La violencia en el norte del país sigue forzando el éxodo de cientos de familias que abandonan sus hogares en busca de refugio y seguridad. La Sierra Tarahumara, en Chihuahua, se ha convertido en un campo de batalla entre cárteles del narcotráfico, dejando como saldo una creciente población de desplazados internos que sobreviven en albergues, en condiciones precarias y sin apoyo suficiente de las autoridades.
Esther —nombre ficticio por seguridad— es una de ellas. El pasado 13 de diciembre, su esposo fue asesinado en la cocina de su casa, en una comunidad del ‘Triángulo Dorado’, una región fronteriza entre Chihuahua, Sinaloa y Durango donde históricamente han operado cárteles de la droga. Su hijo, de apenas 10 años, presenció el crimen y confrontó al sicario con una pregunta imposible: “¿Por qué mataste a mi papá?”

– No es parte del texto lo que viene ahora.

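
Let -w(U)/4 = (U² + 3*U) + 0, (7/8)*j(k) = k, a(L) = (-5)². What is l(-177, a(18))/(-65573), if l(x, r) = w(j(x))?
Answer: 7901280/3213077 ≈ 2.4591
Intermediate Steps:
a(L) = 25
j(k) = 8*k/7
w(U) = -12*U - 4*U² (w(U) = -4*((U² + 3*U) + 0) = -4*(U² + 3*U) = -12*U - 4*U²)
l(x, r) = -32*x*(3 + 8*x/7)/7 (l(x, r) = -4*8*x/7*(3 + 8*x/7) = -32*x*(3 + 8*x/7)/7)
l(-177, a(18))/(-65573) = -32/49*(-177)*(21 + 8*(-177))/(-65573) = -32/49*(-177)*(21 - 1416)*(-1/65573) = -32/49*(-177)*(-1395)*(-1/65573) = -7901280/49*(-1/65573) = 7901280/3213077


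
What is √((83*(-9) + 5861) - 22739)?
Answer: 5*I*√705 ≈ 132.76*I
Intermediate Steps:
√((83*(-9) + 5861) - 22739) = √((-747 + 5861) - 22739) = √(5114 - 22739) = √(-17625) = 5*I*√705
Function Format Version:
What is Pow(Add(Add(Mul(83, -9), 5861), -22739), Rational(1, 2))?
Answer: Mul(5, I, Pow(705, Rational(1, 2))) ≈ Mul(132.76, I)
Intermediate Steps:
Pow(Add(Add(Mul(83, -9), 5861), -22739), Rational(1, 2)) = Pow(Add(Add(-747, 5861), -22739), Rational(1, 2)) = Pow(Add(5114, -22739), Rational(1, 2)) = Pow(-17625, Rational(1, 2)) = Mul(5, I, Pow(705, Rational(1, 2)))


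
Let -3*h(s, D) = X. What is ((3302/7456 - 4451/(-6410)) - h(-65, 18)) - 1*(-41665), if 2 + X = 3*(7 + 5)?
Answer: 1493917263317/35844720 ≈ 41678.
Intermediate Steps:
X = 34 (X = -2 + 3*(7 + 5) = -2 + 3*12 = -2 + 36 = 34)
h(s, D) = -34/3 (h(s, D) = -⅓*34 = -34/3)
((3302/7456 - 4451/(-6410)) - h(-65, 18)) - 1*(-41665) = ((3302/7456 - 4451/(-6410)) - 1*(-34/3)) - 1*(-41665) = ((3302*(1/7456) - 4451*(-1/6410)) + 34/3) + 41665 = ((1651/3728 + 4451/6410) + 34/3) + 41665 = (13588119/11948240 + 34/3) + 41665 = 447004517/35844720 + 41665 = 1493917263317/35844720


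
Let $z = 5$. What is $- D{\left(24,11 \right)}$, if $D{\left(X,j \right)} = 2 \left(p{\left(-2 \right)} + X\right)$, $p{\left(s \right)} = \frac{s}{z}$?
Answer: $- \frac{236}{5} \approx -47.2$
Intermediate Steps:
$p{\left(s \right)} = \frac{s}{5}$
$D{\left(X,j \right)} = - \frac{4}{5} + 2 X$ ($D{\left(X,j \right)} = 2 \left(\frac{1}{5} \left(-2\right) + X\right) = 2 \left(- \frac{2}{5} + X\right) = - \frac{4}{5} + 2 X$)
$- D{\left(24,11 \right)} = - (- \frac{4}{5} + 2 \cdot 24) = - (- \frac{4}{5} + 48) = \left(-1\right) \frac{236}{5} = - \frac{236}{5}$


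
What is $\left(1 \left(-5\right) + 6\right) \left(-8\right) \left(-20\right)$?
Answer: $160$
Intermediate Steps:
$\left(1 \left(-5\right) + 6\right) \left(-8\right) \left(-20\right) = \left(-5 + 6\right) \left(-8\right) \left(-20\right) = 1 \left(-8\right) \left(-20\right) = \left(-8\right) \left(-20\right) = 160$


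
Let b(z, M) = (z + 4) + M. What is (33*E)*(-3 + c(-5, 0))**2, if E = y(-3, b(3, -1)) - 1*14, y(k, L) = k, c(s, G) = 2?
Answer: -561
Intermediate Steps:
b(z, M) = 4 + M + z (b(z, M) = (4 + z) + M = 4 + M + z)
E = -17 (E = -3 - 1*14 = -3 - 14 = -17)
(33*E)*(-3 + c(-5, 0))**2 = (33*(-17))*(-3 + 2)**2 = -561*(-1)**2 = -561*1 = -561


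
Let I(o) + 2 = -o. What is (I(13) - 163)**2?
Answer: 31684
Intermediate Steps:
I(o) = -2 - o
(I(13) - 163)**2 = ((-2 - 1*13) - 163)**2 = ((-2 - 13) - 163)**2 = (-15 - 163)**2 = (-178)**2 = 31684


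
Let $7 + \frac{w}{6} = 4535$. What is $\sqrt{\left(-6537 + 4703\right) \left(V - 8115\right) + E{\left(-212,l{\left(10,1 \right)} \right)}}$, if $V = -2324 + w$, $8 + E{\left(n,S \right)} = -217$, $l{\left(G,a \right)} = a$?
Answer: $i \sqrt{30681211} \approx 5539.1 i$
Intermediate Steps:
$w = 27168$ ($w = -42 + 6 \cdot 4535 = -42 + 27210 = 27168$)
$E{\left(n,S \right)} = -225$ ($E{\left(n,S \right)} = -8 - 217 = -225$)
$V = 24844$ ($V = -2324 + 27168 = 24844$)
$\sqrt{\left(-6537 + 4703\right) \left(V - 8115\right) + E{\left(-212,l{\left(10,1 \right)} \right)}} = \sqrt{\left(-6537 + 4703\right) \left(24844 - 8115\right) - 225} = \sqrt{\left(-1834\right) 16729 - 225} = \sqrt{-30680986 - 225} = \sqrt{-30681211} = i \sqrt{30681211}$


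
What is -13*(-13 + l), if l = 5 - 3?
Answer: 143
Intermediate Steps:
l = 2
-13*(-13 + l) = -13*(-13 + 2) = -13*(-11) = 143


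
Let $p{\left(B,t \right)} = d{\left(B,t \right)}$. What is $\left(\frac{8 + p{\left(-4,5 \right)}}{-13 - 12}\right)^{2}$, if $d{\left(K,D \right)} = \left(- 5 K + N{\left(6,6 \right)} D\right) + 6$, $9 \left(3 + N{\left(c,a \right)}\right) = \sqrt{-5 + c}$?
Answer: $\frac{30976}{50625} \approx 0.61187$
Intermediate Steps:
$N{\left(c,a \right)} = -3 + \frac{\sqrt{-5 + c}}{9}$
$d{\left(K,D \right)} = 6 - 5 K - \frac{26 D}{9}$ ($d{\left(K,D \right)} = \left(- 5 K + \left(-3 + \frac{\sqrt{-5 + 6}}{9}\right) D\right) + 6 = \left(- 5 K + \left(-3 + \frac{\sqrt{1}}{9}\right) D\right) + 6 = \left(- 5 K + \left(-3 + \frac{1}{9} \cdot 1\right) D\right) + 6 = \left(- 5 K + \left(-3 + \frac{1}{9}\right) D\right) + 6 = \left(- 5 K - \frac{26 D}{9}\right) + 6 = 6 - 5 K - \frac{26 D}{9}$)
$p{\left(B,t \right)} = 6 - 5 B - \frac{26 t}{9}$
$\left(\frac{8 + p{\left(-4,5 \right)}}{-13 - 12}\right)^{2} = \left(\frac{8 - - \frac{104}{9}}{-13 - 12}\right)^{2} = \left(\frac{8 + \left(6 + 20 - \frac{130}{9}\right)}{-25}\right)^{2} = \left(\left(8 + \frac{104}{9}\right) \left(- \frac{1}{25}\right)\right)^{2} = \left(\frac{176}{9} \left(- \frac{1}{25}\right)\right)^{2} = \left(- \frac{176}{225}\right)^{2} = \frac{30976}{50625}$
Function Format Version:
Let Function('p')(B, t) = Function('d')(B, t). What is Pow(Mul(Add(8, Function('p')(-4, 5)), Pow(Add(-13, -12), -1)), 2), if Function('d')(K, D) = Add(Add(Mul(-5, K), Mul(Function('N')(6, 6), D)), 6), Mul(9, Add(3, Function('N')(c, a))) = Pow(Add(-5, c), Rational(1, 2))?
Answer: Rational(30976, 50625) ≈ 0.61187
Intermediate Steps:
Function('N')(c, a) = Add(-3, Mul(Rational(1, 9), Pow(Add(-5, c), Rational(1, 2))))
Function('d')(K, D) = Add(6, Mul(-5, K), Mul(Rational(-26, 9), D)) (Function('d')(K, D) = Add(Add(Mul(-5, K), Mul(Add(-3, Mul(Rational(1, 9), Pow(Add(-5, 6), Rational(1, 2)))), D)), 6) = Add(Add(Mul(-5, K), Mul(Add(-3, Mul(Rational(1, 9), Pow(1, Rational(1, 2)))), D)), 6) = Add(Add(Mul(-5, K), Mul(Add(-3, Mul(Rational(1, 9), 1)), D)), 6) = Add(Add(Mul(-5, K), Mul(Add(-3, Rational(1, 9)), D)), 6) = Add(Add(Mul(-5, K), Mul(Rational(-26, 9), D)), 6) = Add(6, Mul(-5, K), Mul(Rational(-26, 9), D)))
Function('p')(B, t) = Add(6, Mul(-5, B), Mul(Rational(-26, 9), t))
Pow(Mul(Add(8, Function('p')(-4, 5)), Pow(Add(-13, -12), -1)), 2) = Pow(Mul(Add(8, Add(6, Mul(-5, -4), Mul(Rational(-26, 9), 5))), Pow(Add(-13, -12), -1)), 2) = Pow(Mul(Add(8, Add(6, 20, Rational(-130, 9))), Pow(-25, -1)), 2) = Pow(Mul(Add(8, Rational(104, 9)), Rational(-1, 25)), 2) = Pow(Mul(Rational(176, 9), Rational(-1, 25)), 2) = Pow(Rational(-176, 225), 2) = Rational(30976, 50625)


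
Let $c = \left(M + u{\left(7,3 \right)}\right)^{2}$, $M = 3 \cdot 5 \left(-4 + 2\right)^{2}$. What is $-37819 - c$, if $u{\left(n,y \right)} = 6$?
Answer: $-42175$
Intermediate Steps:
$M = 60$ ($M = 15 \left(-2\right)^{2} = 15 \cdot 4 = 60$)
$c = 4356$ ($c = \left(60 + 6\right)^{2} = 66^{2} = 4356$)
$-37819 - c = -37819 - 4356 = -42175$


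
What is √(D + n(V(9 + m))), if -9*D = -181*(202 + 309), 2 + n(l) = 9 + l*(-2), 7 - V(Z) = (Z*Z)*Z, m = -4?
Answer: √94678/3 ≈ 102.57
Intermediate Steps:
V(Z) = 7 - Z³ (V(Z) = 7 - Z*Z*Z = 7 - Z²*Z = 7 - Z³)
n(l) = 7 - 2*l (n(l) = -2 + (9 + l*(-2)) = -2 + (9 - 2*l) = 7 - 2*l)
D = 92491/9 (D = -(-181)*(202 + 309)/9 = -(-181)*511/9 = -⅑*(-92491) = 92491/9 ≈ 10277.)
√(D + n(V(9 + m))) = √(92491/9 + (7 - 2*(7 - (9 - 4)³))) = √(92491/9 + (7 - 2*(7 - 1*5³))) = √(92491/9 + (7 - 2*(7 - 1*125))) = √(92491/9 + (7 - 2*(7 - 125))) = √(92491/9 + (7 - 2*(-118))) = √(92491/9 + (7 + 236)) = √(92491/9 + 243) = √(94678/9) = √94678/3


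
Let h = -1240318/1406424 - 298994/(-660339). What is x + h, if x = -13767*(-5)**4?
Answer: -1331837741041700891/154786102956 ≈ -8.6044e+6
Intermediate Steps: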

La respuesta nunca llegó. Solo quedó el silencio, el trauma y el miedo. Días después, Esther cerró con llave la puerta de su casa y huyó con sus hijos.
Casos como el suyo se repiten cada vez con más frecuencia. De acuerdo con la Oficina en México del Alto Comisionado de las Naciones Unidas para los Derechos Humanos, al menos 386 mil personas han sido desplazadas por la violencia en el país. Solo en Chihuahua, más de 200 familias han sido reubicadas por ataques armados, según reconoció en septiembre de 2024 el secretario estatal de Desarrollo Humano, Rafael Loera.
“Es una población que ha ido mucho en aumento”, confirma Linda Flores, coordinadora de la Casa del Migrante San Agustín, en la capital del estado. Desde este refugio, operado por la sociedad civil, se asiste a personas como Esther sin ayuda oficial suficiente. “La sierra de Chihuahua, ahorita, es una zona de guerra”, afirma.
Los testimonios recabados desde esta organización revelan que la mayoría de los desplazados provienen de comunidades indígenas, como las tepehuanas y tarahumaras. En poblados como Guachochi y Guadalupe y Calvo, hay registros de menores retenidos en sus viviendas por grupos armados, y familias enteras amenazadas de muerte si intentaban huir.
Los enfrentamientos entre el Cártel de Juárez y el Cártel de Sinaloa han recrudecido la situación. De acuerdo con la Fiscalía General del Estado, esta disputa territorial ha derivado en operativos de seguridad en comunidades como El Cajoncito, Las Casas o La Trampa. Sin embargo, estos operativos han sido insuficientes frente a la violencia persistente y la falta de un plan estatal integral para el retorno seguro o la reubicación digna de las víctimas.
Mientras tanto, Esther intenta sobrevivir lejos de su casa, con sus hijos profundamente afectados por el trauma. “Yo miro a mis niños muy dañados”, cuenta. “Me preocupa que cuando crezcan todo esto les estalle en la cabeza. Tengo miedo de que él también quiera tomar las armas.”
Sin atención psicológica, sin recursos para rehacer su vida y sin justicia para su esposo asesinado, Esther encarna el rostro de una crisis humanitaria que sigue sin respuestas.
La Casa del Migrante San Agustín ha hecho un llamado urgente al gobierno de Chihuahua y al gobierno federal para que no ignoren esta tragedia en curso. Pero, por ahora, son las organizaciones civiles las que siguen cargando con la tarea de atender a las víctimas de una guerra no declarada que se libra en los rincones más olvidados del país.